Un bloqueador de señales utilizado en prisiones es un dispositivo que se utiliza para bloquear señales de comunicación inalámbrica, principalmente en prisiones y otros centros de detención. Estos dispositivos pueden impedir que los reclusos utilicen teléfonos móviles, redes inalámbricas y otros dispositivos inalámbricos para comunicarse dentro de la prisión.
El principio de funcionamiento del bloqueador de señales es interferir con el funcionamiento normal de la comunicación inalámbrica mediante la transmisión de señales de interferencia. Emite una determinada señal electromagnética que impide que se alcancen o reciban señales inalámbricas del exterior de la prisión, impidiendo así la comunicación inalámbrica dentro de la prisión. Esto puede impedir eficazmente que los presos se comuniquen ilegalmente con el mundo exterior, planifiquen actividades delictivas u otras violaciones.

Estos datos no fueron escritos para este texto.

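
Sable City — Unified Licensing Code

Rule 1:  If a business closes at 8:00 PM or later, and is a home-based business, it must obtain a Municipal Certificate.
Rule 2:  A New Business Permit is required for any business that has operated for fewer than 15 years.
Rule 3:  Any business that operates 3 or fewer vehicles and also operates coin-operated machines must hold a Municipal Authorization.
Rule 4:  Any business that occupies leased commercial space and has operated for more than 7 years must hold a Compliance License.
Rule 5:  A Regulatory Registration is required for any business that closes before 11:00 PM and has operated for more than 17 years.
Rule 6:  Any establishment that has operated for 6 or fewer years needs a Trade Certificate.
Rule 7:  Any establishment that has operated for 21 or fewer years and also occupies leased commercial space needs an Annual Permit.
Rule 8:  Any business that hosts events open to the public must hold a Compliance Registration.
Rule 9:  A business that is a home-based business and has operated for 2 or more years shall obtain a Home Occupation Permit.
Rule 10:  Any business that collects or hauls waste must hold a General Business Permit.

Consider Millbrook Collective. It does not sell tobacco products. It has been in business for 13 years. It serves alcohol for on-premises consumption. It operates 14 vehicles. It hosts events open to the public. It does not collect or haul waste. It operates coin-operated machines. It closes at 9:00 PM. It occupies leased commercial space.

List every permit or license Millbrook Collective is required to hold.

Annual Permit, Compliance License, Compliance Registration, New Business Permit

Rule 1: closes 9:00 PM, after 8:00 PM; occupies leased commercial space (not: is a home-based business) → Municipal Certificate not required.
Rule 2: years in business 13 < 15 → New Business Permit required.
Rule 3: vehicles 14 > 3; operates coin-operated machines → Municipal Authorization not required.
Rule 4: occupies leased commercial space; years in business 13 > 7 → Compliance License required.
Rule 5: closes 9:00 PM, at/before 11:00 PM; years in business 13 ≤ 17 → Regulatory Registration not required.
Rule 6: years in business 13 > 6 → Trade Certificate not required.
Rule 7: years in business 13 ≤ 21; occupies leased commercial space → Annual Permit required.
Rule 8: hosts events open to the public → Compliance Registration required.
Rule 9: occupies leased commercial space (not: is a home-based business); years in business 13 ≥ 2 → Home Occupation Permit not required.
Rule 10: does not collect or haul waste → General Business Permit not required.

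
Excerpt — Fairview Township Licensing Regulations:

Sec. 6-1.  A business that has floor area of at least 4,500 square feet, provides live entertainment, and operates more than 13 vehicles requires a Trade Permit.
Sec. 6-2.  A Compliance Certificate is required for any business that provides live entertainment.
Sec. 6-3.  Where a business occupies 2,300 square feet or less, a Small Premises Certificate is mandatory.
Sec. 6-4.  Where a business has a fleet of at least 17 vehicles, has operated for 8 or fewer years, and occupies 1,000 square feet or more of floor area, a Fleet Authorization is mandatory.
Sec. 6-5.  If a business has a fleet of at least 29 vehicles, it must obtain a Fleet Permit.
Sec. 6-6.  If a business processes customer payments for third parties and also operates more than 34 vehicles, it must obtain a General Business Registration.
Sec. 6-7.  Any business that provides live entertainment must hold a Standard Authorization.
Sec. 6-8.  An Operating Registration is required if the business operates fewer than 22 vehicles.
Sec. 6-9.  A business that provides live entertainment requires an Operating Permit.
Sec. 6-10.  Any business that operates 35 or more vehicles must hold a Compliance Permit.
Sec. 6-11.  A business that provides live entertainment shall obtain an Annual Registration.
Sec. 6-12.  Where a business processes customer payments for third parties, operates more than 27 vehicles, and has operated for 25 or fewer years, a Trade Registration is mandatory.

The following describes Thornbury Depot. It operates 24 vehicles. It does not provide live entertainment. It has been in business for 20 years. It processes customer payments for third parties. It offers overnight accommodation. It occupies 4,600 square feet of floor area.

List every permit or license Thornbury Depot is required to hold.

None

Sec. 6-1. floor area 4,600 square feet ≥ 4,500 square feet; does not provide live entertainment; vehicles 24 > 13 → Trade Permit not required.
Sec. 6-2. does not provide live entertainment → Compliance Certificate not required.
Sec. 6-3. floor area 4,600 square feet > 2,300 square feet → Small Premises Certificate not required.
Sec. 6-4. vehicles 24 ≥ 17; years in business 20 > 8; floor area 4,600 square feet ≥ 1,000 square feet → Fleet Authorization not required.
Sec. 6-5. vehicles 24 < 29 → Fleet Permit not required.
Sec. 6-6. processes customer payments for third parties; vehicles 24 ≤ 34 → General Business Registration not required.
Sec. 6-7. does not provide live entertainment → Standard Authorization not required.
Sec. 6-8. vehicles 24 ≥ 22 → Operating Registration not required.
Sec. 6-9. does not provide live entertainment → Operating Permit not required.
Sec. 6-10. vehicles 24 < 35 → Compliance Permit not required.
Sec. 6-11. does not provide live entertainment → Annual Registration not required.
Sec. 6-12. processes customer payments for third parties; vehicles 24 ≤ 27; years in business 20 ≤ 25 → Trade Registration not required.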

El propósito del uso de bloqueadores de señales en las cárceles es mantener la seguridad y el orden en las cárceles. Al restringir las comunicaciones inalámbricas de los presos, pueden evitar que sigan participando en actividades delictivas, contactando a cómplices externos u organizando operaciones de fuga. Esto ayuda a mantener a las personas seguras y a prevenir y responder a la delincuencia.